Another problem similar in concept but a little bit easier is Problem Solving#77 from Official Guide GMAT 13th Edition.

Cheers,

Dabral

[mathbyvemuri]

It's a good problem. A simple logic breaks the puzzle out.
consider a small example here:
3*11 + 2 = 35 is divisible by 7,but 3*7 + 2 = 23 is not. What can be inferred from this?
First case: (3*11 + 2)
The two parts 3*11 and 2 are not divisible by 7 individually, but the sum does.
Second case: (3*7 + 2)
As 3*7 is already a factor of 7, the added value must also be divisible by 7, for the final sum is to be divisible by 7. But the added value 2 is not divisible by 7 and hence the whole part does not.
The basic funda here is - "if X is divisible by p and Y is divisible by p then, X+Y is also divisble by p".

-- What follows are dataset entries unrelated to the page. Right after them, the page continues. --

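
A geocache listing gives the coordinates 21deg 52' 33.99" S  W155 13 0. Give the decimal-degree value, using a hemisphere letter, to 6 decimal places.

21.876108° S, 155.216667° W

Lat: 52′ + 33.99″ = 52.56650′; 21 + 52.56650/60 = 21.8761083
Longitude: 155 + 13/60 + 0/3600 = 155.2166667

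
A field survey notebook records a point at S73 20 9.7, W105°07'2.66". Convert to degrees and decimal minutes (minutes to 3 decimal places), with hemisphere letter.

φ: 20 + 9.7/60 = 20.16167′
Lon: 7 + 2.66/60 = 7.04433′

73° 20.162′ S, 105° 7.044′ W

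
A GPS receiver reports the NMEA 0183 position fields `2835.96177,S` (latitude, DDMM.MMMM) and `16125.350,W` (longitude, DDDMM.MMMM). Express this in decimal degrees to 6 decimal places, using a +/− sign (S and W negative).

-28.599363, -161.422500

Lat: degrees = first 2 digits = 28, minutes = 35.96177; 28 + 35.96177/60 = 28.5993628
S ⇒ negate
Longitude: split at 3 digits → 161° and 25.35′; 161 + 25.35/60 = 161.4225000
W ⇒ negate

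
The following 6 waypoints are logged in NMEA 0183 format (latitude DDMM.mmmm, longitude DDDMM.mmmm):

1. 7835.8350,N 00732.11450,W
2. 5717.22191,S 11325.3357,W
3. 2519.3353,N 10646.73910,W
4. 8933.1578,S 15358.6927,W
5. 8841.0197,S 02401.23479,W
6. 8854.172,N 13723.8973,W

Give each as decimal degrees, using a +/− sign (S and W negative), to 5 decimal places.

1. 78.59725, -7.53524
2. -57.28703, -113.42226
3. 25.32226, -106.77899
4. -89.55263, -153.97821
5. -88.68366, -24.02058
6. 88.90287, -137.39829

Point 1:
  φ: degrees = first 2 digits = 78, minutes = 35.835; 78 + 35.835/60 = 78.597250
  N → positive
  Lon: split at 3 digits → 007° and 32.1145′; 7 + 32.1145/60 = 7.535242
  hemisphere W, so the sign is −
Point 2:
  φ: degrees = first 2 digits = 57, minutes = 17.22191; 57 + 17.22191/60 = 57.287032
  S ⇒ negate
  Longitude: degrees = first 3 digits = 113, minutes = 25.3357; 113 + 25.3357/60 = 113.422262
  hemisphere W, so the sign is −
Point 3:
  φ: degrees = first 2 digits = 25, minutes = 19.3353; 25 + 19.3353/60 = 25.322255
  N ⇒ keep positive
  Longitude: split at 3 digits → 106° and 46.7391′; 106 + 46.7391/60 = 106.778985
  W ⇒ negate
Point 4:
  φ: split at 2 digits → 89° and 33.1578′; 89 + 33.1578/60 = 89.552630
  hemisphere S, so the sign is −
  Lon: split at 3 digits → 153° and 58.6927′; 153 + 58.6927/60 = 153.978212
  W ⇒ negate
Point 5:
  φ: degrees = first 2 digits = 88, minutes = 41.0197; 88 + 41.0197/60 = 88.683662
  S ⇒ negate
  Lon: degrees = first 3 digits = 24, minutes = 1.23479; 24 + 1.23479/60 = 24.020580
  hemisphere W, so the sign is −
Point 6:
  Lat: split at 2 digits → 88° and 54.172′; 88 + 54.172/60 = 88.902867
  N ⇒ keep positive
  λ: split at 3 digits → 137° and 23.8973′; 137 + 23.8973/60 = 137.398288
  hemisphere W, so the sign is −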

Now, come back to our problem.
(3*5 + 2) is not divisible by 3 and 5 as the second part '2' is not divisible by them.
similarly (3*5*7 + 2) is not divisible by any of 3,5, and 7.
For (3*5*7 + x) is to be divisible by 3, x must be 3 or multiple of 3. Similar logic is applicable for the divisibility by 5 and 7.

As '2' is a number which is not divisible by any of the odd numbers 3,5,7,...47,
the number (3*5*7*...47)+2 is not divisible by any of 3,5,7,...47.
And so the minimum possible prime number to be considered for divisiblity is 53.